Luz verde al plan de rescate de 78.000 millones para Portugal
17 may 2011 . Actualizado a las 06:00 h.Los ministros de Finanzas del Eurogrupo aprobaron ayer en Bruselas el paquete de rescate para evitar el hundimiento de la economía de Portugal, por valor de 78.000 millones de euros a tres años, pero condicionaron una nueva inyección financiera a Grecia, de entre 30.000 y 60.000 millones, a que Atenas haga más esfuerzos de austeridad. Del rescate luso, la Unión Europea (UE) aportará 52.000 millones de euros y el FMI 26.000, mientras que España avala 3.247 millones de euros de este tramo europeo, según confirmó la vicepresidenta económica del Gobierno, Elena Salgado.
El Fondo Monetario cobrará un tipo de interés por su tramo de entre el 4,25 y el 5,25%. El precio que cobrará la UE no se ha hecho público pero estará por encima del 5,5%, según el comisario de Asuntos Económicos, Olli Rehn.
A cambio de tener garantizadas sus necesidades financieras durante tres años, Lisboa deberá aplicar más programas de ajuste y sacrificios para reducir su déficit. Según el FMI, ello tendrá una pesada consecuencia: una contracción de la economía del 2,25% en el 2011 y una tasa de desempleo del 13%.
El Gobierno luso que emane de las urnas el 5 de junio, deberá decidir qué nuevos esfuerzos de austeridad exige a los portugueses, con el objetivo puesto en el saneamiento de las agujereadas finanzas estatales.
El paquete para Lisboa logró salir adelante a pesar de la ausencia en Bruselas del director gerente del FMI, Dominique Strauss-Kahn, uno de sus promotores, acusado por presunto intento de violación de una joven camarera del hotel de Nueva York donde se alojaba.
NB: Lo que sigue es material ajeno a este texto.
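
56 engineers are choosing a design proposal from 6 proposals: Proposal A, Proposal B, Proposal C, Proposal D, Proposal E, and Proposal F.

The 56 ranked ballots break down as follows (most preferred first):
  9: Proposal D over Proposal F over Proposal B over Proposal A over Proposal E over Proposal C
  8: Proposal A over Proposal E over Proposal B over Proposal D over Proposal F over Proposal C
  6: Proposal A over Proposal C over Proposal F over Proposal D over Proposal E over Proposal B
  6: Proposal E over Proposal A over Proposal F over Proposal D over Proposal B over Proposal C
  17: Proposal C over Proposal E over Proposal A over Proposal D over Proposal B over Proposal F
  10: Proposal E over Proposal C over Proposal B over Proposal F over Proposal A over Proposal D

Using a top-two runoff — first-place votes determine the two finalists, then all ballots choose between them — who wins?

Proposal E

Round 1 first-place votes: Proposal A 14, Proposal B 0, Proposal C 17, Proposal D 9, Proposal E 16, Proposal F 0. Proposal C and Proposal E advance.
Runoff: Proposal C is ranked above Proposal E on 23 ballots, Proposal E above Proposal C on 33.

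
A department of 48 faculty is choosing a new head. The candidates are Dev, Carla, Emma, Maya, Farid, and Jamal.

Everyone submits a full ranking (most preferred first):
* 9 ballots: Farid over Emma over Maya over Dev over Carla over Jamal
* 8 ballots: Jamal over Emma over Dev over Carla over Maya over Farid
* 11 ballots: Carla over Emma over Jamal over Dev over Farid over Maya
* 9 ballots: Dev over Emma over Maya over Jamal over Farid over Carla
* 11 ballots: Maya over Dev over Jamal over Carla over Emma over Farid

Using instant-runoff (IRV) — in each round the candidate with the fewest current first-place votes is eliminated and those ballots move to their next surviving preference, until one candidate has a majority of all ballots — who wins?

Dev

Round 1: Dev 9, Carla 11, Emma 0, Maya 11, Farid 9, Jamal 8. Emma eliminated.
Round 2: Dev 9, Carla 11, Maya 11, Farid 9, Jamal 8. Jamal eliminated.
Round 3: Dev 17, Carla 11, Maya 11, Farid 9. Farid eliminated.
Round 4: Dev 17, Carla 11, Maya 20. Carla eliminated.
Round 5: Dev 28, Maya 20. Dev has a majority (≥25).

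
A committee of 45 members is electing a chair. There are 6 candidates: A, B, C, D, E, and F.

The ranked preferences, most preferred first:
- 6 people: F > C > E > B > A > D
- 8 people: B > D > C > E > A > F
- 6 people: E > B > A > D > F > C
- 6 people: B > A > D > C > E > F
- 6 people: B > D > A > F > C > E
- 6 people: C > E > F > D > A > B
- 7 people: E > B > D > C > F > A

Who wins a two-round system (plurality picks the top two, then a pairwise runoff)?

E

Round 1 first-place votes: A 0, B 20, C 6, D 0, E 13, F 6. B and E advance.
Runoff: B is ranked above E on 20 ballots, E above B on 25.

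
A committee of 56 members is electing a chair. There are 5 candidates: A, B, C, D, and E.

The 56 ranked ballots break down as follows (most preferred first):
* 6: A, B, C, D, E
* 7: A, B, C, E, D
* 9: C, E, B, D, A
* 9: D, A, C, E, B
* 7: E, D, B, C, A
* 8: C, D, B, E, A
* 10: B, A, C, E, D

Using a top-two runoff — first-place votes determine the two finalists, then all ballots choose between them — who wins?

Round 1 first-place votes: A 13, B 10, C 17, D 9, E 7. C and A advance.
Runoff: C is ranked above A on 24 ballots, A above C on 32.

A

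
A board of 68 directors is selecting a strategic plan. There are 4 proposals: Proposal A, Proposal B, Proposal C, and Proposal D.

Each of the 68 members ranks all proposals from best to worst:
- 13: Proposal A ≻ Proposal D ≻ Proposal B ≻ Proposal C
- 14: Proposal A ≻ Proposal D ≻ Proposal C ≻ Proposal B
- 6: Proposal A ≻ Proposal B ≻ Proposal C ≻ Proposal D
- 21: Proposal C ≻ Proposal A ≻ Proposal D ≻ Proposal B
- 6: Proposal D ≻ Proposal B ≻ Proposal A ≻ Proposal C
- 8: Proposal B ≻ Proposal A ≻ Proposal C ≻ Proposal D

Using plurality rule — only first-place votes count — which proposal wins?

First-place votes: Proposal A 33, Proposal B 8, Proposal C 21, Proposal D 6.

Proposal A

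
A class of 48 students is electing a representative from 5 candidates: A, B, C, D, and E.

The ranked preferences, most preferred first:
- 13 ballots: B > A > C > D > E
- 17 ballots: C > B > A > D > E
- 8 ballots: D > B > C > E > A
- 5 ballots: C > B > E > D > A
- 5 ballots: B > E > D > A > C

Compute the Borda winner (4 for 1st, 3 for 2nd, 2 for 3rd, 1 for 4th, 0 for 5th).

A: 13×3 + 17×2 + 8×0 + 5×0 + 5×1 = 78
B: 13×4 + 17×3 + 8×3 + 5×3 + 5×4 = 162
C: 13×2 + 17×4 + 8×2 + 5×4 + 5×0 = 130
D: 13×1 + 17×1 + 8×4 + 5×1 + 5×2 = 77
E: 13×0 + 17×0 + 8×1 + 5×2 + 5×3 = 33

B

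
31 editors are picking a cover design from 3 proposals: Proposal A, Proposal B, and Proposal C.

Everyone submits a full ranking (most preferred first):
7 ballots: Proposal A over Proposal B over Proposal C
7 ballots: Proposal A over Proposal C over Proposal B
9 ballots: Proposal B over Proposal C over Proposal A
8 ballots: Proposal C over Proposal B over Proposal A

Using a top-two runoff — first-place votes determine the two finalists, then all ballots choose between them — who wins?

Round 1 first-place votes: Proposal A 14, Proposal B 9, Proposal C 8. Proposal A and Proposal B advance.
Runoff: Proposal A is ranked above Proposal B on 14 ballots, Proposal B above Proposal A on 17.

Proposal B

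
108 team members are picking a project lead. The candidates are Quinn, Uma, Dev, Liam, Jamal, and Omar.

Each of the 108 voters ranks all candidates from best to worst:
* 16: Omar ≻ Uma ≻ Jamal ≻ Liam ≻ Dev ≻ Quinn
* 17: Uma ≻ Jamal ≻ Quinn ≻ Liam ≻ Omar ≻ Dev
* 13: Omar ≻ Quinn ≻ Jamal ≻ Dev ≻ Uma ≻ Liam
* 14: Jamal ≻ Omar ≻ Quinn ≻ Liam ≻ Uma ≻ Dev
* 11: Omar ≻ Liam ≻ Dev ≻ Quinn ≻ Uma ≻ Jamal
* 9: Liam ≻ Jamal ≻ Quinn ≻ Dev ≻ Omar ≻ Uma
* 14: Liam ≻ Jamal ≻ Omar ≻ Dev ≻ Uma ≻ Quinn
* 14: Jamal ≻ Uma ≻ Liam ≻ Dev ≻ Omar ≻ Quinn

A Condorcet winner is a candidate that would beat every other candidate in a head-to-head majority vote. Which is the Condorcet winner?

Jamal vs Quinn: 84–24
Jamal vs Uma: 64–44
Jamal vs Dev: 97–11
Jamal vs Liam: 74–34
Jamal vs Omar: 68–40
Jamal beats every other candidate.

Jamal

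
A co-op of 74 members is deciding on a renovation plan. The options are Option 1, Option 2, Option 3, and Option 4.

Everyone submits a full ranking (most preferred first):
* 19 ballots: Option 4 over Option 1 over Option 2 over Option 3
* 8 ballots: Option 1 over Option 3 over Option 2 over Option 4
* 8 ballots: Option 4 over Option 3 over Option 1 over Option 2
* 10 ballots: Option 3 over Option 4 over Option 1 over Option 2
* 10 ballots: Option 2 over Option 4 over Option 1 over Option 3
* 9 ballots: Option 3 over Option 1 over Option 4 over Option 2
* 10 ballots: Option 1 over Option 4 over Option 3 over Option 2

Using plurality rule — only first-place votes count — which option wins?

Option 4

First-place votes: Option 1 18, Option 2 10, Option 3 19, Option 4 27.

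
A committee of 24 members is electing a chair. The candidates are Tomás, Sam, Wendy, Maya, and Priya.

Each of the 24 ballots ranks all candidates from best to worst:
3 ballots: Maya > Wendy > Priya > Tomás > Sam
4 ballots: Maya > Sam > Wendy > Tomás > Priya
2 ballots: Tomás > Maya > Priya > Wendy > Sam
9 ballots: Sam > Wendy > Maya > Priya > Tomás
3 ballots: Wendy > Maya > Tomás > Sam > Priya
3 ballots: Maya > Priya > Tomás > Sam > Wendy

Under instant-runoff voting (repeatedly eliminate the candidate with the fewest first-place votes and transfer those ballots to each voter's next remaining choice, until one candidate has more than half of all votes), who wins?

Round 1: Tomás 2, Sam 9, Wendy 3, Maya 10, Priya 0. Priya eliminated.
Round 2: Tomás 2, Sam 9, Wendy 3, Maya 10. Tomás eliminated.
Round 3: Sam 9, Wendy 3, Maya 12. Wendy eliminated.
Round 4: Sam 9, Maya 15. Maya has a majority (≥13).

Maya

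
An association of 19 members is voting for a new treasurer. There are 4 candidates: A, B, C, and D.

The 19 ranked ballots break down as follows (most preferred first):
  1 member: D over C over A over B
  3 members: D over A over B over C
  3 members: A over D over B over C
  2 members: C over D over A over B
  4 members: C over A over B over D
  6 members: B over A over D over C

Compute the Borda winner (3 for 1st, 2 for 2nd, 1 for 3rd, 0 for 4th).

A

A: 1×1 + 3×2 + 3×3 + 2×1 + 4×2 + 6×2 = 38
B: 1×0 + 3×1 + 3×1 + 2×0 + 4×1 + 6×3 = 28
C: 1×2 + 3×0 + 3×0 + 2×3 + 4×3 + 6×0 = 20
D: 1×3 + 3×3 + 3×2 + 2×2 + 4×0 + 6×1 = 28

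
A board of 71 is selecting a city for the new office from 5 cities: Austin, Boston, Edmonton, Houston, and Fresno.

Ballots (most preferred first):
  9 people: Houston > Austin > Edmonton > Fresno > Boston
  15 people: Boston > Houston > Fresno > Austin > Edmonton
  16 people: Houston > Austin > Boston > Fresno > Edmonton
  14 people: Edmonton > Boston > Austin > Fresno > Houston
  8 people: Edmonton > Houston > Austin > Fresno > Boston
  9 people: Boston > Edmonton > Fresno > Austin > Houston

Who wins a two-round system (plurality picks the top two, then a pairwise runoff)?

Round 1 first-place votes: Austin 0, Boston 24, Edmonton 22, Houston 25, Fresno 0. Houston and Boston advance.
Runoff: Houston is ranked above Boston on 33 ballots, Boston above Houston on 38.

Boston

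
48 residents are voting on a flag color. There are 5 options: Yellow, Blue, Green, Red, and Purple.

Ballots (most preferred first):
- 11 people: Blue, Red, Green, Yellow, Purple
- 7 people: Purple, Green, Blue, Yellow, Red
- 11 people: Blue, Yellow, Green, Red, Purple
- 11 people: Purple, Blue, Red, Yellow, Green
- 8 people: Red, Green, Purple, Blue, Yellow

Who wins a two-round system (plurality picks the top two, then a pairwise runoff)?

Round 1 first-place votes: Yellow 0, Blue 22, Green 0, Red 8, Purple 18. Blue and Purple advance.
Runoff: Blue is ranked above Purple on 22 ballots, Purple above Blue on 26.

Purple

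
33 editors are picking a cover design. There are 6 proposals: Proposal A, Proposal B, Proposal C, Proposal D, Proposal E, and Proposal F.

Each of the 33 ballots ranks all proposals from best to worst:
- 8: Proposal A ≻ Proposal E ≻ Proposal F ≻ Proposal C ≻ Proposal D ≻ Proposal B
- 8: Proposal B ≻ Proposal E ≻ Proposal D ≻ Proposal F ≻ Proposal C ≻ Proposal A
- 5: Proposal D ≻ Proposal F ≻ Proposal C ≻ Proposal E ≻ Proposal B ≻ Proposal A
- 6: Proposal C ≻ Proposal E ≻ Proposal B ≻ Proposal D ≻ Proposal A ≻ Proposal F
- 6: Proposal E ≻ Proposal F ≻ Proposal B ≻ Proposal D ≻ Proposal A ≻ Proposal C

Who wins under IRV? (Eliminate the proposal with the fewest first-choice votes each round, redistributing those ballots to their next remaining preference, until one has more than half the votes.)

Proposal C

Round 1: Proposal A 8, Proposal B 8, Proposal C 6, Proposal D 5, Proposal E 6, Proposal F 0. Proposal F eliminated.
Round 2: Proposal A 8, Proposal B 8, Proposal C 6, Proposal D 5, Proposal E 6. Proposal D eliminated.
Round 3: Proposal A 8, Proposal B 8, Proposal C 11, Proposal E 6. Proposal E eliminated.
Round 4: Proposal A 8, Proposal B 14, Proposal C 11. Proposal A eliminated.
Round 5: Proposal B 14, Proposal C 19. Proposal C has a majority (≥17).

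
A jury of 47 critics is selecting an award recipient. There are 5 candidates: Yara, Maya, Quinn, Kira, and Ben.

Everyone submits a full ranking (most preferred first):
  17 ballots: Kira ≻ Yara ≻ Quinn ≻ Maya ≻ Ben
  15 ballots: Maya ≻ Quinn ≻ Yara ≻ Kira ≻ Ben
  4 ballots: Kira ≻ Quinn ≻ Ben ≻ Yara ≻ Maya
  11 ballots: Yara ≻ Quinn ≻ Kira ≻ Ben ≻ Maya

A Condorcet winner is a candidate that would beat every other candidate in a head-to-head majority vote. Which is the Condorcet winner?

Yara

Yara vs Maya: 32–15
Yara vs Quinn: 28–19
Yara vs Kira: 26–21
Yara vs Ben: 43–4
Yara beats every other candidate.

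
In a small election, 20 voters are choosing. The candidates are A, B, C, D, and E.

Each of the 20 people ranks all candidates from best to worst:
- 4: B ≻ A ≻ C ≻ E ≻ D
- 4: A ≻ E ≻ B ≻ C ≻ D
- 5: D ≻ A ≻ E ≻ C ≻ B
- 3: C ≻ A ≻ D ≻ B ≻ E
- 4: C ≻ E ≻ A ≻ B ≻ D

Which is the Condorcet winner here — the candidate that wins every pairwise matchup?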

Para rascarse de nuevo el bolsillo para ayudar a Grecia, los ministros del Eurogrupo dejaron claro que Atenas debe acometer nuevas medidas de ajuste, entre ellas una aceleración de su plan de privatizaciones. «Grecia tiene un gran potencial de privatizaciones y los griegos deben ayudarse a sí mismos antes de pedir más dinero», comentó la ministra austríaca de Finanzas, Maria Fekter. El ministro holandés del ramo, Jan Kees de Jager, alertó de que Grecia «no va por buen camino» y por ello pidió a Atenas más sacrificios. En la misma línea se pronunció el comisario de Asuntos Económicos.
Reestructuración
Mientras, crecen los rumores sobre la necesidad de una reestructuración de la deuda helena y algunos de los mayores contribuyentes netos a las arcas de la UE, como Alemania, hacen patente entre bastidores su disgusto por tener que abrir de nuevo el bolsillo. La UE analiza la posibilidad de solicitar a los bancos y aseguradores europeos que también arrimen el hombro en este segundo rescate griego. Entre las opciones complementarias a la de ayuda pública, los socios de la UE desean que las entidades financieras privadas del bloque comunitario (también las de Grecia) extiendan el plazo de devolución de los préstamos otorgados a Atenas y adquieran los bonos helenos emitidos a lo largo del período que dure este nuevo rescate.